Rn 14
Ferner kann sich die Rechtzeitigkeit auch aus einem Zustellmangel ergeben, der zur Folge hat, dass die Frist noch gar nicht begonnen hat. Denkbare Fälle: öffentliche Zustellung, obwohl die Voraussetzungen für das bewilligende Gericht erkennbar nicht vorlagen (BGHZ 149, 311); Zustellung an die (im Verfahren als prozessunfähig behandelte) Partei selbst statt an den gesetzlichen Vertreter; Zustellung einer unvollständigen Urteilsausfertigung (jedenfalls bei Fehlen ganzer Seiten, BGHZ 138, 166) oder einer inhaltlich unrichtigen Urteilsausfertigung (aber nicht bei Unrichtigkeiten, die bei der Urteilsabfassung gem § 319 hätten berichtigt werden können, als instruktives Bsp vgl BGH NJW-RR 06, 1570 [BGH 24.05.2006 - IV ZB 47/05]: es kommt darauf an, ob die Partei aus der Ausfertigung wenigstens den Inhalt der Urschrift und va den Umfang ihrer Beschwer und die tragenden Entscheidungsgründe erkennen kann. Die Zustellung einer beglaubigten Urteilsabschrift setzt die Berufungsfrist nicht in Gang; erforderlich ist die Zustellung einer Urteilsausfertigung, d.h. mit Unterschrift des Urkundsbeamten, Dienstsiegel oder -stempel und Bezeichnung als Ausfertigung (BGH NJW 10, 2519 [BGH 09.06.2010 - XII ZB 132/09]). Zu einem fehlenden Zustellungswillen des Gerichts vgl BGH NJW-RR 17, 1086 [BGH 04.07.2017 - VIII ZB 85/16]. Fehlt auf einer Zustellungsurkunde die erforderliche Unterschrift des Zustellers, kann diese nachgeholt werden; die entsprechend ergänzte Urkunde ist nach § 419 frei zu würdigen (BGH NJW-RR 08, 218, 219 [BGH 19.07.2007 - I ZR 136/05]).
Rn 15
Lässt sich die ordnungsgemäße Zustellung einer Entscheidung nicht zweifelsfrei feststellen, kann die daran anknüpfende Prozesshandlung (Rechtsmitteleinlegung) regelmäßig nicht versäumt sein. Dabei ist jedoch zu beachten, dass die Berufungsfrist und die Berufungsbegründungsfrist in jedem Fall mit Ablauf von 5 Monaten ab Verkündung des Urteils beginnen, also unabhängig von der Wirksamkeit einer Zustellung, §§ 517 und § 520 II, ebenso für die Revision §§ 548 und 551 II 3. Hat der Anwalt Kenntnis von einem Verkündungstermin, erhält er jedoch keine Zustellung, ist er im Hinblick auf diese Regelung gehalten, sich nach der Entscheidung zu erkundigen.

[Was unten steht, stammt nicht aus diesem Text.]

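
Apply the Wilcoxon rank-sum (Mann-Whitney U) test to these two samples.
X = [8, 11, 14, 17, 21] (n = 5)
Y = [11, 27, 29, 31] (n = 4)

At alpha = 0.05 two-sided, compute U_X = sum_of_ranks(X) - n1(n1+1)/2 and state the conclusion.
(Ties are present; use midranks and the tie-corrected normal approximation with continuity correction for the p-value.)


Step 1: Combine and sort all 9 observations; assign midranks.
sorted (value, group): (8,X), (11,X), (11,Y), (14,X), (17,X), (21,X), (27,Y), (29,Y), (31,Y)
ranks: 8->1, 11->2.5, 11->2.5, 14->4, 17->5, 21->6, 27->7, 29->8, 31->9
Step 2: Rank sum for X: R1 = 1 + 2.5 + 4 + 5 + 6 = 18.5.
Step 3: U_X = R1 - n1(n1+1)/2 = 18.5 - 5*6/2 = 18.5 - 15 = 3.5.
       U_Y = n1*n2 - U_X = 20 - 3.5 = 16.5.
Step 4: Ties are present, so use the tie-corrected normal approximation (with continuity correction) for the p-value.
Step 5: p-value = 0.139983; compare to alpha = 0.05. fail to reject H0.

U_X = 3.5, p = 0.139983, fail to reject H0 at alpha = 0.05.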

Erhält er aber trotz mehrfacher Nachfrage keine Auskunft, ob und mit welchem Inhalt eine Entscheidung verkündet worden ist, kann der Partei nicht zugemutet werden, vorsorglich ein fristwahrendes Rechtsmittel einzulegen, so dass Wiedereinsetzung zu gewähren ist, wenn die Rechtsmittelfrist infolge der absoluten Frist des § 517 nicht gewahrt worden ist (BGH NJW-RR 04, 786 [BGH 18.11.2003 - LwZB 1/03]).
Rn 16
Nicht jeder Mangel der Zustellung führt allerdings zu deren Unwirksamkeit. Die fehlende Unterschrift des Zustellers auf der Zustellungsurkunde (§ 182 II Nr 8) kann nachgeholt werden (BGH NJW-RR 08, 218, 219 [BGH 19.07.2007 - I ZR 136/05]). Praxishinweis: Die häufig vernachlässigte Frage, ob die Frist überhaupt versäumt wurde, ist vorrangig und besonders sorgfältig zu prüfen. Es ist auch möglich, vorsorglich (hilfsweise) Wiedereinsetzung zu beantragen, für den Fall, dass die Rechtzeitigkeit nicht bewiesen werden kann (BGH NJW 07, 1457 [BGH 16.01.2007 - VIII ZB 75/06]). Zur Möglichkeit des Gerichts, aus Gründen der Prozessökonomie auch bei nicht abschließend geklärter Fristversäumung Wiedereinsetzung zu bewilligen vgl oben Rn 11.
Rn 17
Soweit die Rechtsmittel- oder Rechtsmittelbegründungsfrist mit dem Ablauf von 5 Monaten ab Verkündung beginnt (§§ 517, 520 II 1, 548, 551 II 2) wird über den Fristbeginn regelmäßig keine Unklarheit bestehen, weil die Verkündung durch das Verkündungsprotokoll belegt ist (BGH NJW 15, 2342, 2343 [BGH 21.04.2015 - VI ZR 132/13]; zum Sonderfall der behaupteten Protokollfälschung vgl BGH NJW-RR 08, 804 [BGH 20.02.2007 - XII ZB 116/07]); allerdings ist zu beachten, dass es an einer wirksamen Verkündung fehlt, wenn nicht innerhalb der Fünfmonatsfrist ein beweiskräftiges Protokoll über die Verkündung eines Urteils auf der Grundlage einer schriftlich fixierten Urteilsformel erstellt wurde (BGH NJW 11, 1741; vgl auch BGH NJW 15, 1529, 1530 f; FamRZ 13, 1566). Der Lauf der Beschwerdefrist in einer Familienstreitsache setzt voraus, dass die Entscheidung ordnungsgemäß verkündet worden ist, was nur durch ein vom Richter unterzeichnetes Verkündungsprotokoll nachgewiesen werden kann (BGH MDR 17, 417 f. [BGH 25.01.2017 - XII ZB 504/15]).